Morrisey announced the settlement with Volkswagen and its Audi and Porsche brands.

German automaker Volkswagen admitted rigging diesel emissions technology to pass U.S. smog tests. The lawsuit alleged the scheme led to false advertisin­g because the self-described “clean diesel” engines actually emitted up to 40 times the legal limit of nitrogen oxide.

Volkswagen acknowledg­ed it knowingly defeated the EPA’s testing routine for seven years before being caught by the Internatio­nal Council on Clean Transporta­tion, which hired West Virginia University researcher­s to test a VW on real roads.

The state filed the lawsuit against Volkswagen in October 2015.

Volkswagen Group of America spokeswoma­n Jeannine Ginivan said in a statement that the agreement resolves claims asserted by West Virginia related to the diesel case “and is another important step forward for our company and our shareholde­rs.”
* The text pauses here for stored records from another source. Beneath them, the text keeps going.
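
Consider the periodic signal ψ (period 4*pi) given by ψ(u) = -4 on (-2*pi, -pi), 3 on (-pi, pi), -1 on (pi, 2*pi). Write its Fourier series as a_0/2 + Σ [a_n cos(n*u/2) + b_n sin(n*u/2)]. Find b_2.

b_2 = (1/(2*pi)) ∫_{-2*pi}^{2*pi} ψ(u) sin(u) du.
Split the integral at the breakpoints.
Directly, an antiderivative of (-4) sin(u) is 4*cos(u); evaluating from -2*pi to -pi: ∫_{-2*pi}^{-pi} (-4) sin(u) du = (-4) - (4) = -8.
Directly, an antiderivative of (3) sin(u) is -3*cos(u); evaluating from -pi to pi: ∫_{-pi}^{pi} (3) sin(u) du = (3) - (3) = 0.
Directly, an antiderivative of (-1) sin(u) is cos(u); evaluating from pi to 2*pi: ∫_{pi}^{2*pi} (-1) sin(u) du = (1) - (-1) = 2.
Summing the pieces and multiplying by (1/(2*pi)) gives b_2 = -3/pi.

-3/pi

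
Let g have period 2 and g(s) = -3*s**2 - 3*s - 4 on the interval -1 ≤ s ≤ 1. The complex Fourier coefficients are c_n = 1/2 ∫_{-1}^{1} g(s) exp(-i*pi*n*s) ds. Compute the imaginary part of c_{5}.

3/(5*pi)

Since g is real-valued, Im(c_{5}) = -1/2 ∫_{-1}^{1} g(s) sin(5*pi*s) ds = -b_{5}/2.
Integrating by parts twice (tabular method), an antiderivative of (-3*s**2 - 3*s - 4) sin(5*pi*s) is 3*s**2*cos(5*pi*s)/(5*pi) - 6*s*sin(5*pi*s)/(25*pi**2) + 3*s*cos(5*pi*s)/(5*pi) - 3*sin(5*pi*s)/(25*pi**2) - 6*cos(5*pi*s)/(125*pi**3) + 4*cos(5*pi*s)/(5*pi); evaluating from -1 to 1: ∫_{-1}^{1} (-3*s**2 - 3*s - 4) sin(5*pi*s) ds = (-2/pi + 6/(125*pi**3)) - (2*(3 - 50*pi**2)/(125*pi**3)) = -6/(5*pi).
Hence Im(c_{5}) = (-1/2)·(-6/(5*pi)) = 3/(5*pi).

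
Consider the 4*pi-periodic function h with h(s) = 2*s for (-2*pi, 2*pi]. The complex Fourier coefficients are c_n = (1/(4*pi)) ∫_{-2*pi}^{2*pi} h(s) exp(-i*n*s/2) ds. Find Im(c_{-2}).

Since h is real-valued, Im(c_{-2}) = -(1/(4*pi)) ∫_{-2*pi}^{2*pi} h(s) sin(-s) ds = b_{2}/2.
h is odd and sin(-s) is odd, so the integrand is even: ∫_{-2*pi}^{2*pi} h(s) sin(-s) ds = 2∫_0^{2*pi} h(s) sin(-s) ds.
Integrating by parts (boundary term plus one more integral), an antiderivative of (2*s) sin(-s) is 2*s*cos(s) - 2*sin(s); evaluating from 0 to 2*pi: ∫_{0}^{2*pi} (2*s) sin(-s) ds = (4*pi) - (0) = 4*pi.
So ∫_{-2*pi}^{2*pi} h(s) sin(-s) ds = 8*pi.
Hence Im(c_{-2}) = (-1/(4*pi))·(8*pi) = -2.

-2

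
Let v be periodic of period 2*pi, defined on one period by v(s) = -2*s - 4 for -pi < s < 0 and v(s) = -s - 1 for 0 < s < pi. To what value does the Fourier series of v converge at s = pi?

-5/2 + pi/2

s = pi differs from s = -pi by 1 full period(s), and the series is 2*pi-periodic.
At s = -pi the one-sided limits are v(-pi^-) = -pi - 1 and v(-pi^+) = -4 + 2*pi.
By Dirichlet's theorem the series converges to their average, [(-pi - 1) + (-4 + 2*pi)]/2 = -5/2 + pi/2.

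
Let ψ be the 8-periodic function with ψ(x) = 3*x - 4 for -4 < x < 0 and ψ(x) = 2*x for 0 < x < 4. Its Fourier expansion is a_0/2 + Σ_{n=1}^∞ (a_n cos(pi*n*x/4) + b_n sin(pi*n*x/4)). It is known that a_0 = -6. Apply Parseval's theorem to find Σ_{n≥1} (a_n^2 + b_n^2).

346/3

Parseval: a_0^2/2 + Σ_{n≥1} (a_n^2+b_n^2) = 1/4 ∫_{-4}^{4} ψ(x)^2 dx = 400/3.
Subtract a_0^2/2 = 18: Σ (a_n^2+b_n^2) = 346/3.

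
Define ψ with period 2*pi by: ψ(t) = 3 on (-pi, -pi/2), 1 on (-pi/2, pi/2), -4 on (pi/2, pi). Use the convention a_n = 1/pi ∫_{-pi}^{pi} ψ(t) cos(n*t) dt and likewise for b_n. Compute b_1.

b_1 = 1/pi ∫_{-pi}^{pi} ψ(t) sin(t) dt.
Split the integral at the breakpoints.
Directly, an antiderivative of (3) sin(t) is -3*cos(t); evaluating from -pi to -pi/2: ∫_{-pi}^{-pi/2} (3) sin(t) dt = (0) - (3) = -3.
Directly, an antiderivative of (1) sin(t) is -cos(t); evaluating from -pi/2 to pi/2: ∫_{-pi/2}^{pi/2} (1) sin(t) dt = (0) - (0) = 0.
Directly, an antiderivative of (-4) sin(t) is 4*cos(t); evaluating from pi/2 to pi: ∫_{pi/2}^{pi} (-4) sin(t) dt = (-4) - (0) = -4.
Summing the pieces and multiplying by (1/pi) gives b_1 = -7/pi.

-7/pi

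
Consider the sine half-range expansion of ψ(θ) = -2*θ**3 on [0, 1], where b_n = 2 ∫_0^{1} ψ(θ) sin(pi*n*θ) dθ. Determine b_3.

b_3 = 2 ∫_0^{1} (-2*θ**3) sin(3*pi*θ) dθ.
Integrating by parts three times (tabular method), an antiderivative of (-2*θ**3) sin(3*pi*θ) is 2*θ**3*cos(3*pi*θ)/(3*pi) - 2*θ**2*sin(3*pi*θ)/(3*pi**2) - 4*θ*cos(3*pi*θ)/(9*pi**3) + 4*sin(3*pi*θ)/(27*pi**4); evaluating from 0 to 1: ∫_{0}^{1} (-2*θ**3) sin(3*pi*θ) dθ = (2*(2 - 3*pi**2)/(9*pi**3)) - (0) = 2*(2 - 3*pi**2)/(9*pi**3).
Hence b_3 = 2·(2*(2 - 3*pi**2)/(9*pi**3)) = 4*(2 - 3*pi**2)/(9*pi**3).

4*(2 - 3*pi**2)/(9*pi**3)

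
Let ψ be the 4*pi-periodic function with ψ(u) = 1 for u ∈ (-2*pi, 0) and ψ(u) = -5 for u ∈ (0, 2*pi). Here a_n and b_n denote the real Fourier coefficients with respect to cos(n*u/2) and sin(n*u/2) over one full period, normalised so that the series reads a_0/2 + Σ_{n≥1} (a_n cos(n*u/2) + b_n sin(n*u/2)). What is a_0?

-4

a_0 = (1/(2*pi)) ∫_{-2*pi}^{2*pi} ψ(u) du = (1/(2*pi)) · (-8*pi) = -4.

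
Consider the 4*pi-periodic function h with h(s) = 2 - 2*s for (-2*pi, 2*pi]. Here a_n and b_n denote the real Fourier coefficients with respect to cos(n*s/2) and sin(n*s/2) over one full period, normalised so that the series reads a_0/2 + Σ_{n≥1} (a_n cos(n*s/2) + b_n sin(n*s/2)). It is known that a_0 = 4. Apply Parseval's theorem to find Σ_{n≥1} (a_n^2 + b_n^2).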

Morrisey said the settlement saved the state more than $500,000 in legal fees and likely exceeded the payout it would have received in multistate litigation.

Volkswagen previously agreed to at least $16 billion in civil settlement­s with environmen­tal authoritie­s and car owners in the United States, and to a $4.3 billion penalty to settle a U.S. criminal investigat­ion.